Quelle est la différence entre DDP et DAP ?

En DDP (Rendu Droits Acquittés), vous couvrez la TVA à l'importation et les droits de sorte que le client ne paie rien de plus à la livraison. En DAP (Rendu Au Lieu de destination), le client paie ces frais, souvent majorés de frais de manutention du transporteur. Le DDP offre une expérience plus fluide et moins de refus ; le DAP transfère le coût et l'administratif à l'acheteur mais risque des surprises désagréables.

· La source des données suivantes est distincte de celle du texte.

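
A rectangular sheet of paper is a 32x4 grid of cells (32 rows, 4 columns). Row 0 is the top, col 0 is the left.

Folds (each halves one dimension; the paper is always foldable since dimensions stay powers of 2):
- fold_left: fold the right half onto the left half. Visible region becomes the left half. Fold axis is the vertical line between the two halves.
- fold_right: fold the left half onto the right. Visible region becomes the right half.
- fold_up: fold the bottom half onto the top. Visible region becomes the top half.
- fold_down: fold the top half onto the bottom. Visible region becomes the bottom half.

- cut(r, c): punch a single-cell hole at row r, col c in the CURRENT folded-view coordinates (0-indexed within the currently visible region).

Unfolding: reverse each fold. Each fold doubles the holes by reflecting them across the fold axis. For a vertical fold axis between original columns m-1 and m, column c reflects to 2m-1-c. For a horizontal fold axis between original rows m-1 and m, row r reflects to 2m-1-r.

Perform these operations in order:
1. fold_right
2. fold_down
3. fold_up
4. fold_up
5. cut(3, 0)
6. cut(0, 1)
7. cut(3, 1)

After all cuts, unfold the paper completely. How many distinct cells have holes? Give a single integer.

Answer: 48

Derivation:
Op 1 fold_right: fold axis v@2; visible region now rows[0,32) x cols[2,4) = 32x2
Op 2 fold_down: fold axis h@16; visible region now rows[16,32) x cols[2,4) = 16x2
Op 3 fold_up: fold axis h@24; visible region now rows[16,24) x cols[2,4) = 8x2
Op 4 fold_up: fold axis h@20; visible region now rows[16,20) x cols[2,4) = 4x2
Op 5 cut(3, 0): punch at orig (19,2); cuts so far [(19, 2)]; region rows[16,20) x cols[2,4) = 4x2
Op 6 cut(0, 1): punch at orig (16,3); cuts so far [(16, 3), (19, 2)]; region rows[16,20) x cols[2,4) = 4x2
Op 7 cut(3, 1): punch at orig (19,3); cuts so far [(16, 3), (19, 2), (19, 3)]; region rows[16,20) x cols[2,4) = 4x2
Unfold 1 (reflect across h@20): 6 holes -> [(16, 3), (19, 2), (19, 3), (20, 2), (20, 3), (23, 3)]
Unfold 2 (reflect across h@24): 12 holes -> [(16, 3), (19, 2), (19, 3), (20, 2), (20, 3), (23, 3), (24, 3), (27, 2), (27, 3), (28, 2), (28, 3), (31, 3)]
Unfold 3 (reflect across h@16): 24 holes -> [(0, 3), (3, 2), (3, 3), (4, 2), (4, 3), (7, 3), (8, 3), (11, 2), (11, 3), (12, 2), (12, 3), (15, 3), (16, 3), (19, 2), (19, 3), (20, 2), (20, 3), (23, 3), (24, 3), (27, 2), (27, 3), (28, 2), (28, 3), (31, 3)]
Unfold 4 (reflect across v@2): 48 holes -> [(0, 0), (0, 3), (3, 0), (3, 1), (3, 2), (3, 3), (4, 0), (4, 1), (4, 2), (4, 3), (7, 0), (7, 3), (8, 0), (8, 3), (11, 0), (11, 1), (11, 2), (11, 3), (12, 0), (12, 1), (12, 2), (12, 3), (15, 0), (15, 3), (16, 0), (16, 3), (19, 0), (19, 1), (19, 2), (19, 3), (20, 0), (20, 1), (20, 2), (20, 3), (23, 0), (23, 3), (24, 0), (24, 3), (27, 0), (27, 1), (27, 2), (27, 3), (28, 0), (28, 1), (28, 2), (28, 3), (31, 0), (31, 3)]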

Mes clients de l'UE devront-ils payer des frais d'importation ?

Cela dépend de votre mode d'expédition. Avec l'IOSS (pour les marchandises jusqu'à 150 euros) ou un arrangement DDP, la TVA et les droits sont prépayés et le client ne paie rien de plus. Si vous expédiez en DAP, le client se verra généralement facturer la TVA à l'importation, les éventuels droits, et des frais de manutention avant la livraison. Indiquez toujours ce qui s'applique au moment du paiement.

Y a-t-il encore des tarifs douaniers entre le Royaume-Uni et l'UE ?

L'accord commercial UE-Royaume-Uni autorise des tarifs nuls sur de nombreuses marchandises, mais seulement si elles respectent les règles d'origine, c'est-à-dire globalement que les marchandises proviennent réellement du Royaume-Uni ou de l'UE. Les marchandises importées d'ailleurs et revendues peuvent ne pas être admissibles et pourraient entraîner des droits. La TVA à l'importation s'applique quels que soient les tarifs. Vérifiez la situation actuelle sur GOV.UK.